Safari for 1800? Who is your travel agent?


----------



## mackguyver (Jan 8, 2014)

jdramirez said:


> alexturton said:
> 
> 
> > I'd buy a safari trip to africa and take some pictures.
> ...


+1, I'd love to take a safari for that price! Maybe he meant the safari tour itself, minus travel expenses. Or he lives in Kenya


----------



## neuroanatomist (Jan 11, 2014)

neuroanatomist said:


> neuroanatomist said:
> 
> 
> > I just spent some 'small change' on a couple of muslin backdrops, a 42" reflector and Manfrotto holder, a background light stand, and some Lastolite diffusers and a grid for the 24" Ezybox. I've got >$2K left, but no mandate to spend it this year.
> ...



The 420 boom is quite nice, thanks! Unfortunately, the 420 doesn't fit in the LBAG110 - not even close. So, I ended up putting the 420 in the bag for the Manfrotto 314.05 bag (comes with the 1314B background support kit). So...that bag has the 420 and the crossbar for the backdrop, the LBAG110 has the two 1004BAC stands and the two 1052BAC from the background support, and the RH353 reflector holder, and the LBAG90 has the two 1051BAC stands with 026 swivels attached, and the 024 boom. The counterweights (33 lbs of them) are in a sturdy canvas tote. 
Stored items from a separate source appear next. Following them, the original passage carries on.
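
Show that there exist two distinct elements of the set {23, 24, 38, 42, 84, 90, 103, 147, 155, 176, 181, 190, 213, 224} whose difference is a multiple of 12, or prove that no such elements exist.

Reduce each element mod 12: 23↦11, 24↦0, 38↦2, 42↦6, 84↦0, 90↦6, 103↦7, 147↦3, 155↦11, 176↦8, 181↦1, 190↦10, 213↦9, 224↦8. The residue 11 repeats (at 23 and 155), and 155 − 23 = 132 = 11·12.

The pair (23, 155) works.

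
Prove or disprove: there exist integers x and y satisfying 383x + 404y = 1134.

x = 350, y = -329

383 and 404 are coprime, so 383x + 404y ranges over all of ℤ.
Dividing repeatedly: 404 = 1·383 + 21, 383 = 18·21 + 5, 21 = 4·5 + 1, 5 = 5·1 + 0.
Unwinding: 1 = 21 − 4·5 = 21 − 4·(383 − 18·21) = −4·383 + 73·21 = −4·383 + 73·(404 − 1·383) = 73·404 − 77·383, i.e. 383·(-77) + 404·73 = 1.
Times 1134: 383·(-87318) + 404·82782 = 1134, so (-87318, 82782) solves it.
Shifting by a multiple of (404, −383) keeps it a solution: x = -87318 + 217·404 = 350, y = 82782 − 217·383 = -329.
Indeed 383·350 + 404·(-329) = 134050 − 132916 = 1134.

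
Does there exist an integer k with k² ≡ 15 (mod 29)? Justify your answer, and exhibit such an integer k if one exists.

There is no such integer.

29 is prime, so by Euler's criterion 15 is a square mod 29 iff 15^((29−1)/2) = 15^14 ≡ 1 (mod 29).
Repeated squaring mod 29: 15^2 = 225 ≡ 22; 15^4 ≡ 22² = 484 ≡ 20; 15^8 ≡ 20² = 400 ≡ 23.
Since 14 = 8 + 4 + 2, 15^14 ≡ 23 · 20 · 22; multiplying out mod 29: 23·20 = 460 ≡ 25, then 25·22 = 550 ≡ 28. Thus 15^14 ≡ 28 ≡ −1 (mod 29).
The value −1 means 15 is a non-residue modulo 29, so k² ≡ 15 (mod 29) is impossible.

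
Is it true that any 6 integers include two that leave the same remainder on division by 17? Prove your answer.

No, the set {37, 38, 39, 40, 41, 42} is a counterexample.

Consider the 6 integers 37, 38, …, 42. They lie in distinct residue classes modulo 17, since 6 ≤ 17.
Hence this collection has no pair with equal remainders mod 17, disproving the claim.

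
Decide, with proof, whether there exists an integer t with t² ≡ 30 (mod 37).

t = 17 works: 17² = 289, and 289 − 30 = 259 = 7·37.

t = 17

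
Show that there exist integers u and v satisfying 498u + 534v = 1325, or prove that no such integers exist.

No such integers exist.

Both 498 and 534 are divisible by gcd(498, 534) = 6, hence so is any combination 498u + 534v.
But 1325 = 6·220 + 5, so 6 ∤ 1325.
So the equation is unsolvable over ℤ.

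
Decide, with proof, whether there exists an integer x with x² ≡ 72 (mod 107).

107 is prime, so by Euler's criterion 72 is a square mod 107 iff 72^((107−1)/2) = 72^53 ≡ 1 (mod 107).
Repeated squaring mod 107: 72^2 = 5184 ≡ 48; 72^4 ≡ 48² = 2304 ≡ 57; 72^8 ≡ 57² = 3249 ≡ 39; 72^16 ≡ 39² = 1521 ≡ 23; 72^32 ≡ 23² = 529 ≡ 101.
Since 53 = 32 + 16 + 4 + 1, 72^53 ≡ 101 · 23 · 57 · 72; multiplying out mod 107: 101·23 = 2323 ≡ 76, then 76·57 = 4332 ≡ 52, then 52·72 = 3744 ≡ 106. Thus 72^53 ≡ 106 ≡ −1 (mod 107).
By Euler's criterion 72 is a quadratic non-residue mod 107: no x satisfies x² ≡ 72 (mod 107).

No such integer exists.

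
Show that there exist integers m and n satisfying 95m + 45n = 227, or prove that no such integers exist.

No such integers exist.

Any value of 95m + 45n is a multiple of gcd(95, 45) = 5.
But 227 = 5·45 + 2, so 5 ∤ 227.
Therefore 95m + 45n = 227 has no solution in integers.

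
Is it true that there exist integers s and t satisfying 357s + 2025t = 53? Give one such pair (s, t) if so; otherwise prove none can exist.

No, no such integers exist.

gcd(357, 2025) = 3, so every integer of the form 357s + 2025t is a multiple of 3.
But 53 is not a multiple of 3 (it leaves remainder 2).
Hence no integers s, t satisfy the equation.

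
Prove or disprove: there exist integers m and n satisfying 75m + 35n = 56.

Both 75 and 35 are divisible by gcd(75, 35) = 5, hence so is any combination 75m + 35n.
But 56 is not a multiple of 5 (it leaves remainder 1).
Hence no integers m, n satisfy the equation.

There are no such integers.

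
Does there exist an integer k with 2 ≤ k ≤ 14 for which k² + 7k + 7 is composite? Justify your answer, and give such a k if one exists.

k = 14

At k = 14: 14² + 7·14 + 7 = 301 = 7·43, which is composite.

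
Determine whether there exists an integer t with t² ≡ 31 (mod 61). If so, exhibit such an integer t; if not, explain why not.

Apply Euler's criterion with the prime 61: 31 is a quadratic residue iff 31^30 ≡ 1 (mod 61), and a non-residue iff it is ≡ −1.
Squaring successively (mod 61): 31^2 = 961 ≡ 46; 31^4 ≡ 46² = 2116 ≡ 42; 31^8 ≡ 42² = 1764 ≡ 56; 31^16 ≡ 56² = 3136 ≡ 25.
Since 30 = 16 + 8 + 4 + 2, 31^30 ≡ 25 · 56 · 42 · 46; multiplying out mod 61: 25·56 = 1400 ≡ 58, then 58·42 = 2436 ≡ 57, then 57·46 = 2622 ≡ 60. Thus 31^30 ≡ 60 ≡ −1 (mod 61).
By Euler's criterion 31 is a quadratic non-residue mod 61: no t satisfies t² ≡ 31 (mod 61).

No such integer exists.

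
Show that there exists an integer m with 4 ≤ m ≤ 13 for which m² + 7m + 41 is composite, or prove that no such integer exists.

m = 6

At m = 6: 6² + 7·6 + 41 = 119 = 7·17, which is composite.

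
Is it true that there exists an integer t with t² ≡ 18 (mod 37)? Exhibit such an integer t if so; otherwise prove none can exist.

No such integer exists.

37 is prime, so by Euler's criterion 18 is a square mod 37 iff 18^((37−1)/2) = 18^18 ≡ 1 (mod 37).
Repeated squaring mod 37: 18^2 = 324 ≡ 28; 18^4 ≡ 28² = 784 ≡ 7; 18^8 ≡ 7² = 49 ≡ 12; 18^16 ≡ 12² = 144 ≡ 33.
Since 18 = 16 + 2, 18^18 ≡ 33 · 28; multiplying out mod 37: 33·28 = 924 ≡ 36. Thus 18^18 ≡ 36 ≡ −1 (mod 37).
The value −1 means 18 is a non-residue modulo 37, so t² ≡ 18 (mod 37) is impossible.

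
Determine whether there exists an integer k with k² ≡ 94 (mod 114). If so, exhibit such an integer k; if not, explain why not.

Since 19 ∣ 114, a solution of k² ≡ 94 (mod 114) would also satisfy k² ≡ 94 ≡ 18 (mod 19).
Since (19 − k)² ≡ k² (mod 19), it suffices to square k = 0, 1, …, 9: the residues are 0, 1, 4, 9, 16, 6, 17, 11, 7, 5.
So the quadratic residues mod 19 are {0, 1, 4, 5, 6, 7, 9, 11, 16, 17}, and 18 is not among them.
Hence no integer k has k² ≡ 94 (mod 114).

There is no such integer.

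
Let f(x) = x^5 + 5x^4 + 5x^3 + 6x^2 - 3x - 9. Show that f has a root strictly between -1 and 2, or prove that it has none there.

Yes, f has a root in the interval.

f(-1) = -1 and f(2) = 161, which have opposite signs.
As a polynomial, f is continuous on every closed interval.
By the Intermediate Value Theorem, f takes the value 0 somewhere in the open interval.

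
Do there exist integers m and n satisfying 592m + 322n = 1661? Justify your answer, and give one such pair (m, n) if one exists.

Any value of 592m + 322n is a multiple of gcd(592, 322) = 2.
But 1661 is not a multiple of 2 (it leaves remainder 1).
So the equation is unsolvable over ℤ.

No, no such integers exist.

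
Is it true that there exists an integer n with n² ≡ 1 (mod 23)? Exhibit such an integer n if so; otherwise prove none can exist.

Take n = 22. Then 22² = 484 = 21·23 + 1, so 22² ≡ 1 (mod 23).

n = 22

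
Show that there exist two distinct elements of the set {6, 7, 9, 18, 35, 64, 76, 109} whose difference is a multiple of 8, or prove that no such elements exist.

Reduce each element modulo 8: 6↦6, 7↦7, 9↦1, 18↦2, 35↦3, 64↦0, 76↦4, 109↦5.
All 8 residues are distinct, so no two elements differ by a multiple of 8.

There is no such pair.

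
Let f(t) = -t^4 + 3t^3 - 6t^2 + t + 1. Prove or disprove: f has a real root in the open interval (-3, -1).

f has no root in that interval.

f(-3) = -218 and f(-1) = -10, both negative, so a sign-change argument is unavailable; we show f keeps this sign on the whole interval.
Substitute t = -1 − u, where 0 < u < 2 on the interval. Expanding, f(-1 − u) = -u^4 - 7u^3 - 21u^2 - 26u - 10.
The nonzero coefficients here are all negative, so for u > 0 every term is negative (or zero), and the constant term -10 is strictly negative.
So f is strictly negative on (-3, -1); no root exists in the interval.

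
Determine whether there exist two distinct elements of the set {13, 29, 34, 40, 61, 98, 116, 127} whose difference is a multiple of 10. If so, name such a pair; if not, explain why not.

There is no such pair.

Two integers differ by a multiple of 10 exactly when they have the same residue mod 10. The residues are 13↦3, 29↦9, 34↦4, 40↦0, 61↦1, 98↦8, 116↦6, 127↦7.
All 8 residues are distinct, so no two elements differ by a multiple of 10.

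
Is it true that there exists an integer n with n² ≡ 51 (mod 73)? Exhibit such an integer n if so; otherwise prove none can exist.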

I wish they sold the bag from the background support kit separately! I did send an inquiry about ordering the 314.05 bag as a spare part, I wonder how much they want for it?


----------



## privatebydesign (Jan 12, 2014)

Neuro, glad you are liking the 420, I should have noticed your desire to bag it, it really doesn't have a good closed length! But I find it's versatility unmatched and for practically any speedlite work it is well up to the job.

To any others still reading the thread, the question really wasn't asking for advice on what I should get, it was asked out of curiosity on where your priorities lie. Most people automatically think lenses, but there are thousands of dollars worth of accessories that can make your images much better and your life easier.


----------



## neuroanatomist (Jan 13, 2014)

neuroanatomist said:


> I did send an inquiry about ordering the 314.05 bag as a spare part, I wonder how much they want for it?


$101 plus S&H. Ummmmm…no, thanks. When you add up the separate prices of the kit components except the bag (2x 1052BAC, crossbar, 2x miniclamp,) that's exactly the price of the kit. Not that I was expecting it to be free, but something closer to the cost of their other light stand bags (~$50) would have been reasonable.


----------



## privatebydesign (Jan 13, 2014)

Gulp.....


----------



## Valvebounce (Jan 14, 2014)

Hi Neuro,
You sure they didn't quote for the kit?  
How do they think they can justify that price for a bag to carry that value of gear, that is insane!

Cheers Graham.



neuroanatomist said:


> neuroanatomist said:
> 
> 
> > I did send an inquiry about ordering the 314.05 bag as a spare part, I wonder how much they want for it?
> ...


----------



## RGomezPhotos (Jan 28, 2014)

I had to think about this... First there was what I 'wanted'... And couldn't make up my mind.. Then I thought about what I needed... Then it became much clearer:


ThinkTank Photo Airport Security v2 Bag. Because I'm always pissing that I don't have a bag big enough to carry my big shoot/event gear.
Manfrotto Pro Backpack 50. Because using a rollerbag is a pain on many location shoots.
Zeiss 85mm f1.4. Love this lens. I love my Zeiss 50mm f1.4. But the 85mm is a notch higher up in every way. Even though I feel a million miles away from my subject.

Yup, two bags and a lens.... But thanks for asking.. It was fun putting my priorities in order ;D


----------



## privatebydesign (Jan 29, 2014)

Hi Ricardo,

That is the kind of thought process I had hoped to shoot the breeze with.

Incidentally I have the Airport Security V2 and it is a crazy good bag, but I drag it practically everywhere, I am on my third set of wheels, but on the rare occasions it will not work it has he emergency shoulder straps, awesome bag. I really really wish the International was a scaled down Security.


----------



## nickharys (Jan 29, 2014)

I'd buy a gif card for my son


----------



## Dick (Jan 29, 2014)

1.8k could be spent on some interesting lenses. I'd get the L fisheye just for fun and maybe a 600ex-rt. Not sure if 1.8k is enough for those...



Dylan777 said:


> I would buy a gift for my wife, so she wouldn't not give me hard time when I'm ready for 600mm f4 :



Does it really work that way for you? No matter what I buy for my wife, she will be pissed if I get another lens.


----------